We then began the long journey home. By now we had driven far into the park so the drive home felt even longer. We drove ~ 2.5 hours, stopped for lunch, then drove ~3 hours back. We returned ~ 6:30 pm...so other than the stop for lunch we had been sitting in that safari van for 12 hours!  We packed a lot in a 36 hour trip. To save time and money, we did in 2 days what most people will do in 3. There really is far too much to take in here. More to see than can ever be seen.

Friday, June 1, 2018

A few things to wrap up the week

By Prosperity Eneh

TGIF. Happy Friday from Kampala. Since it was the end of the week, some of the staff at the general ward at Nakasero hospital where Kunkun and I have been working the past week were easily convinced to take a fun picture for our blog. We have been fortunate to participate in patient rounds and converse on unique differences in patient management strategies with this amazing team this past week. We also interacted with many healthcare professionals that are not pictured below.
From left to right; Esther (Pharmacist),Liz (Floor Manager), Becky (Nurse),Kunkun,Prosperity and Lucious (Nurse)

Here are a few things that peaked my interest and I thought I would share today to wrap up the week;

>> Something that is quite different here in Uganda compared to the U.S. is cost transparency with healthcare services. Since most of the population served in hospitals in Uganda are not  covered under insurance, there is need for transparency with cost so that patients can anticipate what they would have to pay in cash for the services provided. Pictured below is one of such notices to patients. In the U.S. we often do not have a sense of what the "real" cost of healthcare services are. Increasing price transparency to an extent is something that I personally think can help with the ever increasing cost of care in the U.S. If more people knew how much procedures really cost, then there might be an incentive for more rational use of healthcare services, but hey that is just a hypothesis and no way of knowing if it would make any difference.
Prices for various services inpatient
>>The British National formulary came in super handy!
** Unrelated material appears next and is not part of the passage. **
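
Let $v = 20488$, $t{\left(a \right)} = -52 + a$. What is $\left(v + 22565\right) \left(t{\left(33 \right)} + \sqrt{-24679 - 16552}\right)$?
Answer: $-818007 + 43053 i \sqrt{41231} \approx -8.1801 \cdot 10^{5} + 8.7421 \cdot 10^{6} i$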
As we were working in the ward today, a case came up that involved medications that we do not use in the U.S. So we consulted the British National formulary for guidelines and recommended dosing. It turns out this guide is used often by the medical officers here at Nakasero in addition to the Uganda Standard Treatment Guidelines.
BNF

>> Use of paper patient charts. In the past, I would often complain when I found it hard to locate things on EPIC (an electronic medical system used in many U.S. Health-systems), even when there was a Ctrl-F option. Not having Ctrl-F for paper patient charts really made me appreciate EPIC more. Paper charts as pictured below are used for documenting patient course while in hospital. It is organized by admit information, labs, doctor notes, nursing notes, billing etc. Once patient is discharged from the hospital, the chart is taken to records. I was not able to find out if the same chart is located if the same patient comes back or if another record is created but I will ask about this next week. There is obviously some convenience with electronic medical records but to implement that in this setting will require introduction of computers to students in early ages in school. Merely installing computers and expecting hospital staff to use it would not be the right approach according to my discussion with one of the leadership staff. Doing this would actually hurt patient care and take a longer time for care provision and documentation given the level of comfort of staff with using computers/typing information into such a system. A more country-wide approach of introducing computers and typing lessons at a young age would lead to a generation that is comfortable with use of computers for any future work opportunities. This was definitely an intriguing conversation and I am glad it happened.

Cart with paper charts
So we ended the day at the Uganda hub in MUJHU where Sara and Kunkun gave case presentations for a case they picked out for this week. We also made final plans for our trip to Murchison Falls for the weekend. Be on the look out for our Safari Adventures.. Woohoo!